第14章 · チェックリスト — データパイプライン成熟度の12項目

  • すべての変換コードが Git にある
  • PR + レビュー + CI が標準
  • dbt tests(または同等)のカバレッジ 70%+
  • 鮮度・ボリューム・スキーマのアラートを設定
  • データ契約・オーナーを文書化
  • 環境の分離(Dev/Staging/Prod)
  • リネージ(Lineage)の自動追跡
  • SLO/SLA の定義とモニタリング
  • オンコールローテーション
  • ロールバック・バックフィルのプレイブック
  • コストダッシュボード(クエリ・ストレージ)
  • オンボーディング文書・教育資料

第15章 · 次回予告 — Season 5 Ep 5:「Semantic Layer・Metrics Store・Reverse ETL」

パイプラインがデータを作るなら、Semantic Layer は語る。Ep 5 はデータをビジネス言語につなぐ軸。

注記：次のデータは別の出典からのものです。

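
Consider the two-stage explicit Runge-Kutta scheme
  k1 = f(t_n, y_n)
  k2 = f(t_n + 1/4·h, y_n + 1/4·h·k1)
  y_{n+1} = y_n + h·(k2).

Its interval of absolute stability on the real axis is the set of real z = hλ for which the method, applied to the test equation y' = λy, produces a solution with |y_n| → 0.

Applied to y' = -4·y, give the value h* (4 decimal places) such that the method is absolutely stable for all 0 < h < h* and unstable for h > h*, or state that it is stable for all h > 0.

(-4.0000,0); λ=-4 ⇒ h* = (4)/4 = 1.0000.

Test eqn y'=λy, z=hλ:
  k1=λy_n ⇒ h·k1=z·y_n;  k2=λ(1+1/4z)y_n ⇒ h·k2=z(1+1/4z)y_n
  y_{n+1}/y_n = 1 + z(1+1/4z) = 1 + z + 1/4z²
  so R(z) = 1 + z + 1/4z².

Find x<0 with |R(x)|<1.
x=-0.89: |R|=0.3080
R=1: x+1/4x²=0 ⇒ x=−4=-4.0000; min R=1−1/(4·1/4)=0.0000>−1
Confirm numerically:
  x=-3.147: |R|=0.32890 <1
  x=-2.637: |R|=0.10144 <1
  x=-1.812: |R|=0.00884 <1
  x=-4.502: |R|=1.56500 >1
  x=-4.318: |R|=1.34328 >1
  x=-4.197: |R|=1.20670 >1
So |R|<1 on (-4.0000, 0).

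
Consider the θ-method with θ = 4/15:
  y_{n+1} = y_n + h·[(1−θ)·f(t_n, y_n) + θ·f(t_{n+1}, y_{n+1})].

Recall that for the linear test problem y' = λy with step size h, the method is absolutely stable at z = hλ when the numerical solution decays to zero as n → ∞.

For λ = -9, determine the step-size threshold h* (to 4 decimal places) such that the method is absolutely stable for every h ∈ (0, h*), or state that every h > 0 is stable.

(-4.2857,0); λ=-9 ⇒ h* = (30/7)/9 = 0.4762.

On y'=λy, z=hλ:
  y_{n+1} = y_n + z·[11/15·y_n + 4/15·y_{n+1}] ⇒ (1 − 4/15z)y_{n+1} = (1 + 11/15z)y_n
  R(z) = (1 + 11/15z)/(1 − 4/15z).

Find x<0 with |R(x)|<1.
x=-1.55: |R|=0.0967
R=−1: 1+11/15x = −1+4/15x ⇒ -7/15x=2 ⇒ x=2/(-7/15)=-4.2857
Confirm numerically:
  x=-4.159: |R|=0.97196 <1
  x=-3.672: |R|=0.85530 <1
  x=-3.090: |R|=0.69408 <1
  x=-1.766: |R|=0.20060 <1
  x=-4.682: |R|=1.08225 >1
  x=-4.653: |R|=1.07649 >1
So |R|<1 on (-4.2857, 0).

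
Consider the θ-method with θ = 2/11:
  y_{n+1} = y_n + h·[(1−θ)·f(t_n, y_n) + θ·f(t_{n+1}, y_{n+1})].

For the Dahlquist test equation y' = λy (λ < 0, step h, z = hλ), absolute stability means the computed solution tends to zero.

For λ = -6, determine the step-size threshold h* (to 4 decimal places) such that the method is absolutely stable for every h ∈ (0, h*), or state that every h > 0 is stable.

Set f=λy, z=hλ:
  y_{n+1} = y_n + z·[9/11·y_n + 2/11·y_{n+1}] ⇒ (1 − 2/11z)y_{n+1} = (1 + 9/11z)y_n
  Hence R(z) = (1 + 9/11z)/(1 − 2/11z).

Solve |R(x)|<1 on ℝ⁻.
x=-0.85: |R|=0.2638
R=−1: 1+9/11x = −1+2/11x ⇒ -7/11x=2 ⇒ x=2/(-7/11)=-3.1429
Confirm numerically:
  x=-2.110: |R|=0.52497 <1
  x=-1.865: |R|=0.39274 <1
  x=-1.542: |R|=0.20435 <1
  x=-3.654: |R|=1.19543 >1
  x=-3.514: |R|=1.14411 >1
  x=-3.254: |R|=1.04444 >1
Interval (-3.1429, 0).

(-3.1429,0); λ=-6 ⇒ h* = (22/7)/6 = 0.5238.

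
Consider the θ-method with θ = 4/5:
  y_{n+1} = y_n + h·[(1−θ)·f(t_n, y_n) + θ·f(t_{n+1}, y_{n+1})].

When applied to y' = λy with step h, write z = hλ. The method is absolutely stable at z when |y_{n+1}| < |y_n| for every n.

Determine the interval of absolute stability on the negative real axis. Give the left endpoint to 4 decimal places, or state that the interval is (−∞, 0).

interval (−∞, 0).

Test eqn y'=λy, z=hλ:
  y_{n+1} = y_n + z·[1/5·y_n + 4/5·y_{n+1}] ⇒ (1 − 4/5z)y_{n+1} = (1 + 1/5z)y_n
  R(z) = (1 + 1/5z)/(1 − 4/5z).

Solve |R(x)|<1 on ℝ⁻.
x=-1.1: |R|=0.4149
x=-2: |R|=0.2308
x=-10: |R|=0.1111
x=-100: |R|=0.2346
θ=4/5≥1/2 ⇒ |1+1/5x|<|1−4/5x| ∀x<0 ⇒ unbounded interval.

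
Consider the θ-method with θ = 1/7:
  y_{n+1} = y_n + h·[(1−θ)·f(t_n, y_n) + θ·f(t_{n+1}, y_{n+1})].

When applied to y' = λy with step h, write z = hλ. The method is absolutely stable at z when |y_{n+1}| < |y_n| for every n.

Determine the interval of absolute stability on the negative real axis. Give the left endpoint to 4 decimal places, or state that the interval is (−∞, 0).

(-2.8000, 0).

Test eqn y'=λy, z=hλ:
  y_{n+1} = y_n + z·[6/7·y_n + 1/7·y_{n+1}] ⇒ (1 − 1/7z)y_{n+1} = (1 + 6/7z)y_n
  R(z) = (1 + 6/7z)/(1 − 1/7z).

Need |R(x)|<1, x<0.
x=-0.45: |R|=0.5772
R=−1: 1+6/7x = −1+1/7x ⇒ -5/7x=2 ⇒ x=2/(-5/7)=-2.8000
Confirm numerically:
  x=-2.113: |R|=0.62307 <1
  x=-1.840: |R|=0.45701 <1
  x=-1.406: |R|=0.17083 <1
  x=-3.279: |R|=1.23300 >1
  x=-2.954: |R|=1.07736 >1
Interval (-2.8000, 0).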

  • Semantic Layer の歴史と再発見
  • dbt Semantic Layer / MetricFlow
  • Cube / AtScale / Looker の意味論
  • Metrics Store パターン
  • Headless BI(Transform, Lightdash)
  • Reverse ETL (Hightouch, Census, Grouparoo): 分析データを運用ツールへ
  • Data activation の戦略
  • ソフトウェアエンジニアリングとの境界の消滅
  • 韓国企業の Semantic Layer 成熟度
  • AI と Semantic Layer の出会い

データの意味を一度だけ定義する」という約束の 2025年版。

次回の記事で会おう。


まとめ: 2025年のデータオーケストレーションは「パイプラインもソフトウェア」という原則が完成する段階。dbt が変換の標準となり、SQLMesh が増分・バージョンで補完し、Dagster が asset-centric なオーケストレーションとして登場した。Airflow は 3.0 の大改編で再飛躍し、Prefect 3.0 は Pythonic な代替。データ契約とオブザーバビリティがエンジニアリング品質を押し上げ、CI/CD + SLO + オンコールがデータチームの日常になった。スタックは規模・文脈によって変わるが、コア原則は「Git・テスト・契約・オブザーバビリティ・ロールバック」という5つの言葉に要約される。次回はこのすべての上に乗る「ビジネス言語で語る層」。